Oct 17, 2009

How can we explain SharePoint?

I always sympathize with SharePoint professionals when reading articles about their difficulties in answering the question: “What do you do for a living”? After thinking it over and over, I decided to rephrase the question. I asked myself, “What will eventually be the TLR (Three Letter Acronym) for SharePoint-like applications?

I have never been satisfied with my own explanations of SharePoint, even with my latest strategy of asking the person about his or her IT knowledge before formulating my response. I see people nodding their heads, but in most cases I feel I didn’t convey the message well enough.

Thinking about a TLR, the first thing that comes to mind is the equivalent ERP (Enterprise Resource Planning). The name is intuitively perceived as a package of related applications that support end-to-end the enterprises’ operations. But it took 10 to 15 years until this TLR became the standard everyone uses and understands. Previously, there had been MRP, Logistics, Shipping, Financial, HR and other disparate applications.

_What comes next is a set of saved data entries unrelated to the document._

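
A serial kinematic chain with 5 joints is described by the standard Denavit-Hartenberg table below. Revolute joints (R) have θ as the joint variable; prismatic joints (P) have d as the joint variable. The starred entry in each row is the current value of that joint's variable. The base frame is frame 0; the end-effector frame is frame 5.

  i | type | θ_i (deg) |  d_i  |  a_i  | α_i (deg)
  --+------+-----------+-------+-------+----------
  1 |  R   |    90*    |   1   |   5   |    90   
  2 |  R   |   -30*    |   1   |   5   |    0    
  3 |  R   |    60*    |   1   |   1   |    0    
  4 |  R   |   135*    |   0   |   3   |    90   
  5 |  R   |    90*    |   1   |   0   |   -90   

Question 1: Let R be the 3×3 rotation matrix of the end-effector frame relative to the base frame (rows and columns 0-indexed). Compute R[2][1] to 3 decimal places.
-0.966

End-effector y-axis (col 1 of R) = (-0.0000,-0.2588,-0.9659)
R[2][1] = -0.9659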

So what do we package here? SharePoint supports several relatively independent processes. It combines what was previously Portal, EDM (Enterprise Document Management), ECM (Enterprise Content Management), WCM (Web Content Management), team collaboration, activity tracking and even connectivity extensions to backend systems. We will probably see more Social Network support coming soon. Since companies usually need more than one of these applications, why not use the same tool and save on maintenance?

What can be a reasonable common denominator for all these processes? I think that the phrase “Knowledge Sharing” is pretty close to what they do. Prefix it with the E for Enterprise which is important, accurate - and also sells, and you get EKS – Enterprise Knowledge Sharing.